Jim Kaplan invites us to his next two walking tours:

ALL NIGHT JULY 4TH REVOLUTIONARY WAR WALKING TOUR—July 4, 2 a.m.-6 a.m. This will be the 10th year of sponsorship by the Fraunces Tavern Museum for this tour of Lower Manhattan sites associated with the Revolutionary War, including Thomas Paine Park, New York City Hall and the statue of Nathan Hale, St. Paul’s Chapel, Fraunces Tavern, and as always the highlight of the tour, the 5 a.m. visit to the unmarked grave of General Horatio Gates in Trinity Church graveyard.

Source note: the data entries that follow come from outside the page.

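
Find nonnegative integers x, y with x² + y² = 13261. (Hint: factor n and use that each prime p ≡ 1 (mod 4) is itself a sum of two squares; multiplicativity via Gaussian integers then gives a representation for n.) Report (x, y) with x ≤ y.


Step 1: Factor n = 13261 = 89 · 149.
Step 2: Check the mod-4 condition on each prime factor: 89 ≡ 1 (mod 4), exponent 1; 149 ≡ 1 (mod 4), exponent 1.
All primes ≡ 3 (mod 4) appear to even exponent (or don't appear), so by the two-squares theorem n IS expressible as a sum of two squares.
Step 3: Build a representation. Here n = 89 · 149 is a product of primes ≡ 1 (mod 4). Each prime p ≡ 1 (mod 4) is itself a sum of two squares; find a² by testing p − a² for a perfect square:
  89: 89 − 1² = 88, 89 − 2² = 85, 89 − 3² = 80, 89 − 4² = 73, 89 − 5² = 64 = 8² ⇒ 89 = 5² + 8².
  149: 149 − 1² = 148, 149 − 2² = 145, 149 − 3² = 140, 149 − 4² = 133, 149 − 5² = 124, 149 − 6² = 113, 149 − 7² = 100 = 10² ⇒ 149 = 7² + 10².
  Combine using the Brahmagupta–Fibonacci identity (a² + b²)(c² + d²) = (ac − bd)² + (ad + bc)² = (ac + bd)² + (ad − bc)²:
  89 · 149 = 13261: from (5² + 8²)(7² + 10²), take (5·7 − 8·10, 5·10 + 8·7) = (35 − 80, 50 + 56) = (-45, 106); dropping signs (only squares matter) gives (45, 106); check 45² + 106² = 2025 + 11236 = 13261 ✓.
Step 4: Order so x ≤ y and verify: 45² + 106² = 2025 + 11236 = 13261 = n. ✓

n = 13261 = 45² + 106² (one valid representation with x ≤ y).


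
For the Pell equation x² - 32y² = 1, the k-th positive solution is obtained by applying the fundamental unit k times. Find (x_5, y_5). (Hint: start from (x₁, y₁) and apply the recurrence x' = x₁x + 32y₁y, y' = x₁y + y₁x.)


Step 1: Find the fundamental solution (x₁, y₁) of x² - 32y² = 1.
  Expand √32 as a continued fraction. a₀ = ⌊√32⌋ = 5; iterate m_{k+1} = d_k·a_k − m_k, d_{k+1} = (32 − m_{k+1}²)/d_k, a_{k+1} = ⌊(a₀ + m_{k+1})/d_{k+1}⌋ (starting m₀ = 0, d₀ = 1), with convergents p_k = a_k·p_{k-1} + p_{k-2}, q_k = a_k·q_{k-1} + q_{k-2} (p₋₁ = 1, q₋₁ = 0):
  k = 0: a₀ = 5; p₀/q₀ = 5/1; p₀² − 32·q₀² = 25 − 32 = -7.
  k = 1: m = 5, d = 7, a = ⌊(5 + 5)/7⌋ = 1; p/q = (1·5 + 1)/(1·1 + 0) = 6/1; p² − 32·q² = 36 − 32 = 4.
  k = 2: m = 2, d = 4, a = ⌊(5 + 2)/4⌋ = 1; p/q = (1·6 + 5)/(1·1 + 1) = 11/2; p² − 32·q² = 121 − 128 = -7.
  k = 3: m = 2, d = 7, a = ⌊(5 + 2)/7⌋ = 1; p/q = (1·11 + 6)/(1·2 + 1) = 17/3; p² − 32·q² = 289 − 288 = 1.
  The first convergent with p² − 32·q² = 1 gives the fundamental solution (x₁, y₁) = (17, 3).
Step 2: Apply the recurrence (x_{n+1}, y_{n+1}) = (x₁x_n + 32y₁y_n, x₁y_n + y₁x_n) repeatedly.
  From (x_1, y_1) = (17, 3): x_2 = 17·17 + 32·3·3 = 577; y_2 = 17·3 + 3·17 = 102.
  From (x_2, y_2) = (577, 102): x_3 = 17·577 + 32·3·102 = 19601; y_3 = 17·102 + 3·577 = 3465.
  From (x_3, y_3) = (19601, 3465): x_4 = 17·19601 + 32·3·3465 = 665857; y_4 = 17·3465 + 3·19601 = 117708.
  From (x_4, y_4) = (665857, 117708): x_5 = 17·665857 + 32·3·117708 = 22619537; y_5 = 17·117708 + 3·665857 = 3998607.
Step 3: Verify x_5² - 32·y_5² = 511643454094369 - 511643454094368 = 1 (should be 1). ✓

(x_1, y_1) = (17, 3); (x_5, y_5) = (22619537, 3998607).


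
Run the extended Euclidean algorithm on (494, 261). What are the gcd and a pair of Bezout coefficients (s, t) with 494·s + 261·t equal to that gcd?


Euclidean algorithm on (494, 261) — divide until remainder is 0:
  494 = 1 · 261 + 233
  261 = 1 · 233 + 28
  233 = 8 · 28 + 9
  28 = 3 · 9 + 1
  9 = 9 · 1 + 0
gcd(494, 261) = 1.
Track Bezout coefficients alongside the remainders: start with r₀ = 494 = a·1 + b·0 (s = 1, t = 0) and r₁ = 261 = a·0 + b·1 (s = 0, t = 1); each new remainder r_{k+1} = r_{k-1} − q_k·r_k inherits s_{k+1} = s_{k-1} − q_k·s_k, t_{k+1} = t_{k-1} − q_k·t_k, so r_k = a·s_k + b·t_k at every step:
  q = 1: r = 233, s = 1 − 1·0 = 1, t = 0 − 1·1 = -1  (check: 494·1 + 261·(-1) = 233)
  q = 1: r = 28, s = 0 − 1·1 = -1, t = 1 − 1·(-1) = 2  (check: 494·(-1) + 261·2 = 28)
  q = 8: r = 9, s = 1 − 8·(-1) = 9, t = -1 − 8·2 = -17  (check: 494·9 + 261·(-17) = 9)
  q = 3: r = 1, s = -1 − 3·9 = -28, t = 2 − 3·(-17) = 53  (check: 494·(-28) + 261·53 = 1)
The row with r = 1 (the gcd) gives the Bezout coefficients s = -28, t = 53.
Result: 494 · (-28) + 261 · (53) = 1.

gcd(494, 261) = 1; s = -28, t = 53 (check: 494·(-28) + 261·53 = 1).


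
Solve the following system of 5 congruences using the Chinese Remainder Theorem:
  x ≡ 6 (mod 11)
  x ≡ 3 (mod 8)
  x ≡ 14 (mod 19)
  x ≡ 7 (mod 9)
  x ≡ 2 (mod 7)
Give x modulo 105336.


Product of moduli M = 11 · 8 · 19 · 9 · 7 = 105336.
Merge one congruence at a time:
  Start: x ≡ 6 (mod 11).
  Combine with x ≡ 3 (mod 8); new modulus lcm = 88.
    Write x = 6 + 11·t and substitute into x ≡ 3 (mod 8): 11·t ≡ 3 − 6 = -3 (mod 8).
    Reduce coefficients mod 8: 3·t ≡ 5 (mod 8).
    The inverse of 3 mod 8 is 3 (since 3·3 = 9 = 1·8 + 1), so t ≡ 3·5 = 15 ≡ 7 (mod 8).
    Then x = 6 + 11·7 = 83, valid modulo lcm(11, 8) = 88: x ≡ 83 (mod 88).
  Combine with x ≡ 14 (mod 19); new modulus lcm = 1672.
    Write x = 83 + 88·t and substitute into x ≡ 14 (mod 19): 88·t ≡ 14 − 83 = -69 (mod 19).
    Reduce coefficients mod 19: 12·t ≡ 7 (mod 19).
    The inverse of 12 mod 19 is 8 (since 12·8 = 96 = 5·19 + 1), so t ≡ 8·7 = 56 ≡ 18 (mod 19).
    Then x = 83 + 88·18 = 1667, valid modulo lcm(88, 19) = 1672: x ≡ 1667 (mod 1672).
  Combine with x ≡ 7 (mod 9); new modulus lcm = 15048.
    Write x = 1667 + 1672·t and substitute into x ≡ 7 (mod 9): 1672·t ≡ 7 − 1667 = -1660 (mod 9).
    Reduce coefficients mod 9: 7·t ≡ 5 (mod 9).
    The inverse of 7 mod 9 is 4 (since 7·4 = 28 = 3·9 + 1), so t ≡ 4·5 = 20 ≡ 2 (mod 9).
    Then x = 1667 + 1672·2 = 5011, valid modulo lcm(1672, 9) = 15048: x ≡ 5011 (mod 15048).
  Combine with x ≡ 2 (mod 7); new modulus lcm = 105336.
    Write x = 5011 + 15048·t and substitute into x ≡ 2 (mod 7): 15048·t ≡ 2 − 5011 = -5009 (mod 7).
    Reduce coefficients mod 7: 5·t ≡ 3 (mod 7).
    The inverse of 5 mod 7 is 3 (since 5·3 = 15 = 2·7 + 1), so t ≡ 3·3 = 9 ≡ 2 (mod 7).
    Then x = 5011 + 15048·2 = 35107, valid modulo lcm(15048, 7) = 105336: x ≡ 35107 (mod 105336).
Verify against each original: 35107 mod 11 = 6, 35107 mod 8 = 3, 35107 mod 19 = 14, 35107 mod 9 = 7, 35107 mod 7 = 2.

x ≡ 35107 (mod 105336).


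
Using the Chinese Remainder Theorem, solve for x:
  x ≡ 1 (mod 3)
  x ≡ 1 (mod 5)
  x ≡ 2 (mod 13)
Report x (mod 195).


Moduli 3, 5, 13 are pairwise coprime; by CRT there is a unique solution modulo M = 3 · 5 · 13 = 195.
Solve pairwise, accumulating the modulus:
  Start with x ≡ 1 (mod 3).
  Combine with x ≡ 1 (mod 5): since gcd(3, 5) = 1, we get a unique residue mod 15.
    Write x = 1 + 3·t and substitute into x ≡ 1 (mod 5): 3·t ≡ 1 − 1 = 0 (mod 5).
    The inverse of 3 mod 5 is 2 (since 3·2 = 6 = 1·5 + 1), so t ≡ 2·0 = 0 ≡ 0 (mod 5).
    Then x = 1 + 3·0 = 1, valid modulo lcm(3, 5) = 15: x ≡ 1 (mod 15).
  Combine with x ≡ 2 (mod 13): since gcd(15, 13) = 1, we get a unique residue mod 195.
    Write x = 1 + 15·t and substitute into x ≡ 2 (mod 13): 15·t ≡ 2 − 1 = 1 (mod 13).
    Reduce coefficients mod 13: 2·t ≡ 1 (mod 13).
    The inverse of 2 mod 13 is 7 (since 2·7 = 14 = 1·13 + 1), so t ≡ 7·1 = 7 ≡ 7 (mod 13).
    Then x = 1 + 15·7 = 106, valid modulo lcm(15, 13) = 195: x ≡ 106 (mod 195).
Verify: 106 mod 3 = 1 ✓, 106 mod 5 = 1 ✓, 106 mod 13 = 2 ✓.

x ≡ 106 (mod 195).


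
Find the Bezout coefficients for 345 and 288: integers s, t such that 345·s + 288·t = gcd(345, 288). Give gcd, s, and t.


Euclidean algorithm on (345, 288) — divide until remainder is 0:
  345 = 1 · 288 + 57
  288 = 5 · 57 + 3
  57 = 19 · 3 + 0
gcd(345, 288) = 3.
Track Bezout coefficients alongside the remainders: start with r₀ = 345 = a·1 + b·0 (s = 1, t = 0) and r₁ = 288 = a·0 + b·1 (s = 0, t = 1); each new remainder r_{k+1} = r_{k-1} − q_k·r_k inherits s_{k+1} = s_{k-1} − q_k·s_k, t_{k+1} = t_{k-1} − q_k·t_k, so r_k = a·s_k + b·t_k at every step:
  q = 1: r = 57, s = 1 − 1·0 = 1, t = 0 − 1·1 = -1  (check: 345·1 + 288·(-1) = 57)
  q = 5: r = 3, s = 0 − 5·1 = -5, t = 1 − 5·(-1) = 6  (check: 345·(-5) + 288·6 = 3)
The row with r = 3 (the gcd) gives the Bezout coefficients s = -5, t = 6.
Result: 345 · (-5) + 288 · (6) = 3.

gcd(345, 288) = 3; s = -5, t = 6 (check: 345·(-5) + 288·6 = 3).


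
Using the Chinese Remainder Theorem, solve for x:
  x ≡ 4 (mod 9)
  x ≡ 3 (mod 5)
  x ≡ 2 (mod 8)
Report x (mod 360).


Moduli 9, 5, 8 are pairwise coprime; by CRT there is a unique solution modulo M = 9 · 5 · 8 = 360.
Solve pairwise, accumulating the modulus:
  Start with x ≡ 4 (mod 9).
  Combine with x ≡ 3 (mod 5): since gcd(9, 5) = 1, we get a unique residue mod 45.
    Write x = 4 + 9·t and substitute into x ≡ 3 (mod 5): 9·t ≡ 3 − 4 = -1 (mod 5).
    Reduce coefficients mod 5: 4·t ≡ 4 (mod 5).
    The inverse of 4 mod 5 is 4 (since 4·4 = 16 = 3·5 + 1), so t ≡ 4·4 = 16 ≡ 1 (mod 5).
    Then x = 4 + 9·1 = 13, valid modulo lcm(9, 5) = 45: x ≡ 13 (mod 45).
  Combine with x ≡ 2 (mod 8): since gcd(45, 8) = 1, we get a unique residue mod 360.
    Write x = 13 + 45·t and substitute into x ≡ 2 (mod 8): 45·t ≡ 2 − 13 = -11 (mod 8).
    Reduce coefficients mod 8: 5·t ≡ 5 (mod 8).
    The inverse of 5 mod 8 is 5 (since 5·5 = 25 = 3·8 + 1), so t ≡ 5·5 = 25 ≡ 1 (mod 8).
    Then x = 13 + 45·1 = 58, valid modulo lcm(45, 8) = 360: x ≡ 58 (mod 360).
Verify: 58 mod 9 = 4 ✓, 58 mod 5 = 3 ✓, 58 mod 8 = 2 ✓.

x ≡ 58 (mod 360).


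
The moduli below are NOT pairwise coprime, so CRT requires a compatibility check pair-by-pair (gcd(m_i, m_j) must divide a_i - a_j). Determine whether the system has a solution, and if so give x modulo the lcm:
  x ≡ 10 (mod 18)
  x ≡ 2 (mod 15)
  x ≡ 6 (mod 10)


Moduli 18, 15, 10 are not pairwise coprime, so CRT works modulo lcm(m_i) when all pairwise compatibility conditions hold.
Pairwise compatibility: gcd(m_i, m_j) must divide a_i - a_j for every pair.
Merge one congruence at a time:
  Start: x ≡ 10 (mod 18).
  Combine with x ≡ 2 (mod 15): gcd(18, 15) = 3, and 2 - 10 = -8 is NOT divisible by 3.
    ⇒ system is inconsistent (no integer solution).

No solution (the system is inconsistent).


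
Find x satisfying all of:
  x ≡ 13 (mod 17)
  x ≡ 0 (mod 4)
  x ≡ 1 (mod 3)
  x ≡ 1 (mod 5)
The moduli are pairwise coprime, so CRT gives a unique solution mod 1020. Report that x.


Product of moduli M = 17 · 4 · 3 · 5 = 1020.
Merge one congruence at a time:
  Start: x ≡ 13 (mod 17).
  Combine with x ≡ 0 (mod 4); new modulus lcm = 68.
    Write x = 13 + 17·t and substitute into x ≡ 0 (mod 4): 17·t ≡ 0 − 13 = -13 (mod 4).
    Reduce coefficients mod 4: 1·t ≡ 3 (mod 4).
    So t ≡ 3 (mod 4).
    Then x = 13 + 17·3 = 64, valid modulo lcm(17, 4) = 68: x ≡ 64 (mod 68).
  Combine with x ≡ 1 (mod 3); new modulus lcm = 204.
    Write x = 64 + 68·t and substitute into x ≡ 1 (mod 3): 68·t ≡ 1 − 64 = -63 (mod 3).
    Reduce coefficients mod 3: 2·t ≡ 0 (mod 3).
    The inverse of 2 mod 3 is 2 (since 2·2 = 4 = 1·3 + 1), so t ≡ 2·0 = 0 ≡ 0 (mod 3).
    Then x = 64 + 68·0 = 64, valid modulo lcm(68, 3) = 204: x ≡ 64 (mod 204).
  Combine with x ≡ 1 (mod 5); new modulus lcm = 1020.
    Write x = 64 + 204·t and substitute into x ≡ 1 (mod 5): 204·t ≡ 1 − 64 = -63 (mod 5).
    Reduce coefficients mod 5: 4·t ≡ 2 (mod 5).
    The inverse of 4 mod 5 is 4 (since 4·4 = 16 = 3·5 + 1), so t ≡ 4·2 = 8 ≡ 3 (mod 5).
    Then x = 64 + 204·3 = 676, valid modulo lcm(204, 5) = 1020: x ≡ 676 (mod 1020).
Verify against each original: 676 mod 17 = 13, 676 mod 4 = 0, 676 mod 3 = 1, 676 mod 5 = 1.

x ≡ 676 (mod 1020).


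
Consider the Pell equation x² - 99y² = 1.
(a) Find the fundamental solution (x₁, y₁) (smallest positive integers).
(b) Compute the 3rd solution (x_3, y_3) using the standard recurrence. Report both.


Step 1: Find the fundamental solution (x₁, y₁) of x² - 99y² = 1.
  Expand √99 as a continued fraction. a₀ = ⌊√99⌋ = 9; iterate m_{k+1} = d_k·a_k − m_k, d_{k+1} = (99 − m_{k+1}²)/d_k, a_{k+1} = ⌊(a₀ + m_{k+1})/d_{k+1}⌋ (starting m₀ = 0, d₀ = 1), with convergents p_k = a_k·p_{k-1} + p_{k-2}, q_k = a_k·q_{k-1} + q_{k-2} (p₋₁ = 1, q₋₁ = 0):
  k = 0: a₀ = 9; p₀/q₀ = 9/1; p₀² − 99·q₀² = 81 − 99 = -18.
  k = 1: m = 9, d = 18, a = ⌊(9 + 9)/18⌋ = 1; p/q = (1·9 + 1)/(1·1 + 0) = 10/1; p² − 99·q² = 100 − 99 = 1.
  The first convergent with p² − 99·q² = 1 gives the fundamental solution (x₁, y₁) = (10, 1).
Step 2: Apply the recurrence (x_{n+1}, y_{n+1}) = (x₁x_n + 99y₁y_n, x₁y_n + y₁x_n) repeatedly.
  From (x_1, y_1) = (10, 1): x_2 = 10·10 + 99·1·1 = 199; y_2 = 10·1 + 1·10 = 20.
  From (x_2, y_2) = (199, 20): x_3 = 10·199 + 99·1·20 = 3970; y_3 = 10·20 + 1·199 = 399.
Step 3: Verify x_3² - 99·y_3² = 15760900 - 15760899 = 1 (should be 1). ✓

(x_1, y_1) = (10, 1); (x_3, y_3) = (3970, 399).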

This year my daughter Olivia and I have new material on Nathan Hale, about whom I have recently written a 2800 word article for the historian’s newsletter of the New York Chapter of the DAR (available upon request).

As in prior years, my daughter and I will be giving  a pretour lunch lecture at the Fraunces Tavern museum on Nathan Hale, the spy who did not become an American hero until more than 50 years after his death. We expect to present new theories as to how and why Hale became an American hero. Also note: this may be the last year that I will be able to talk about the completely unmarked grave of General Gates, because there is now an effort by the  New York State DAR with my assistance (around the anniversary of the battle of Saratoga) in October to place a plaque to him in Trinity Church graveyard.

WALL STREET: THE GREAT CRASHES—October 27, 2012, 48 Wall Street. This year will mark the 25th year that Richard M. Warshauer and I will give our annual tour sponsored by the American Museum of Finance (usually on the Saturday closest to October 29) on the history of Wall Street. Last year Richard and I gave this tour in a driving snowstorm. This year I hope to add new material to the section on recovery from the depression on Frances Perkins, and perhaps to mention somewhat more fully Bruce Wasserstein (about whom I wrote an article in the Museum’s Financial History Magazine last year). By the time of the tour, I hope the issue with my article on Frances Perkins will be out. Previously I wrote articles for the magazine on Henry Hudson and Joseph and Jesse Seligman, who are figures also discussed extensively on the tour.